The film's kaleidoscopic sweep belies the material's stage and literary origins. With Wright's brilliant revision of his play, Kaufman has created a protean Gothic shocker: sensual, witty, touching and, ultimately, jolting.

Geoffrey Rush heads Kaufman's cast as the marquis, with Kate Winslet as Madeleine and Joaquin Phoenix as the super-ethical, liberal abbe, whose City of God becomes a suburb of hell when his new overseer -- Michael Caine as Royer-Collard -- tangles with him over the privileges of inmate Sade. The marquis adorns his cell with erotic toys and aristo comforts; he highhandedly directs the inmates in escapist extravaganzas that abruptly turn dead serious. But what seals his fate is his determination to write profane fantasies and smuggle them to the outside world. Royer-Collard strives to squelch Sade under the orders of Napoleon himself.

By the end, the battle between the abbe and the doctor over Sade grows to encompass questions as relevant -- no, more relevant -- than the latest Internet posting. Can art be used as therapy -- and if so, should that therapy be public? Does art fuel or simply reflect the violence of its time? And if it provokes madmen to commit diabolical acts, is it worth the cost? (This movie has the guts to pose that last question, a favorite of censors, in an insane asylum.)

Also: Who is the bigger danger to society -- Sade, the anti-sacred monster? Or the righteous hypocrite of a physician who would bring him down?
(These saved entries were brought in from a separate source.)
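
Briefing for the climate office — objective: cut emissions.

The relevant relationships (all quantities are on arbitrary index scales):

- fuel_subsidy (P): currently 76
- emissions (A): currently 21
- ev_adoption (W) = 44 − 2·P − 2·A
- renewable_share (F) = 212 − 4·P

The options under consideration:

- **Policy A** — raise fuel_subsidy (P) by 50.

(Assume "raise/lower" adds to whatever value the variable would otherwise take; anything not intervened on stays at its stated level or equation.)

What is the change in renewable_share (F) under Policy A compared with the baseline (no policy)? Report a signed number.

-200

Baseline:
  P = 76
  F = 212 − 4·76 = -92
Policy A (P + 50):
  P = 76 + 50 = 126
  F = 212 − 4·126 = -292
Change in F: -292 − (-92) = -200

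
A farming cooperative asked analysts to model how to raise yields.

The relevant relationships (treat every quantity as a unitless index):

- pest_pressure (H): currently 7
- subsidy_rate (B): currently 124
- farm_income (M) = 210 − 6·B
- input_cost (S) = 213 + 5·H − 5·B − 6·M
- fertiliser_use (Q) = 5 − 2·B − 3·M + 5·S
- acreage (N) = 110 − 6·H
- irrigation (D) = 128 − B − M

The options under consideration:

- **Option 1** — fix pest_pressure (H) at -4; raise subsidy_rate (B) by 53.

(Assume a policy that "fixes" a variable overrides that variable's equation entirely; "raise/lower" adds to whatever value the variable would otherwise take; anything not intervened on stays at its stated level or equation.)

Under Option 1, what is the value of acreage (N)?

134

Option 1 (H := -4, B + 53):
  H = -4
  N = 110 − 6·(-4) = 134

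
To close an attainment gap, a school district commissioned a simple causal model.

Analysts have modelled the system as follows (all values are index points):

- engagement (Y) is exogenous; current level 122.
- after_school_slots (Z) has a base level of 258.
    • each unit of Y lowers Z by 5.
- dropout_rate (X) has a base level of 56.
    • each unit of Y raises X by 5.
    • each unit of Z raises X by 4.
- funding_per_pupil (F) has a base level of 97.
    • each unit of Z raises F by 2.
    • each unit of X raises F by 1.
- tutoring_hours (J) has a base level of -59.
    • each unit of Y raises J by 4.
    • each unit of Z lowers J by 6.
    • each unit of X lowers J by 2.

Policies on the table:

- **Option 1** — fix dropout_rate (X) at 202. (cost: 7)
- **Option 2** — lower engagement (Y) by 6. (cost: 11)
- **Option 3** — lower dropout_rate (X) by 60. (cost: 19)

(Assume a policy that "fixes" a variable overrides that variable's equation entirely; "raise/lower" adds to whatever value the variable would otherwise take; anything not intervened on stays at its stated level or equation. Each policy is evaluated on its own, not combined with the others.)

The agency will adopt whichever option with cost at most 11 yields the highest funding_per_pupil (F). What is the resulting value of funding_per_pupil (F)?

Option 1 (X := 202):
  Y = 122
  Z = 258 − 5·122 = -352
  X = 202
  F = 97 + 2·(-352) + 202 = -405
Option 2 (Y − 6):
  Y = 122 − 6 = 116
  Z = 258 − 5·116 = -322
  X = 56 + 5·116 + 4·(-322) = -652
  F = 97 + 2·(-322) + (-652) = -1199
Comparing — Option 1: F=-405, Option 2: F=-1199. Highest is -405 (Option 1).

-405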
And which grudge match provides the deeper and more revelatory conflict: Sade vs. the doctor, who shares with the marquis a lascivious appetite for power? Or the two of them against the liberal abbe, who tries to use sweet reason to balance their demands?

If the doctor is Kenneth Starr, the Clinton figure is the abbe, whose unconsummated love for a laundress would be as blasphemous to conservatives as our president's semi-consummated affair with an intern -- and whose tolerance for art as a mental salve can be as goading as, say, Democratic support for the NEA. But the movie doesn't let the abbe off his own peculiar hook. The villainous physician names the abbe's disease when he defines idealism as "youth's final luxury." The movie proves the doctor correct.

By the end, the abbe confronts his complicity in one death and his active role in another. When he recognizes his lust and bloodlust, his worldview shatters and re-forms. He becomes a free man -- but it's a Pyrrhic victory, with a hint that the marquis may have called the shots. Phoenix is amazing as the abbe. He displays more virile edge as a priest than he gets to do as a Sadean emperor in "Gladiator." He gives Kaufman what Jimmy Stewart gave his directors: a presence at once sensitive, harrowing and manly.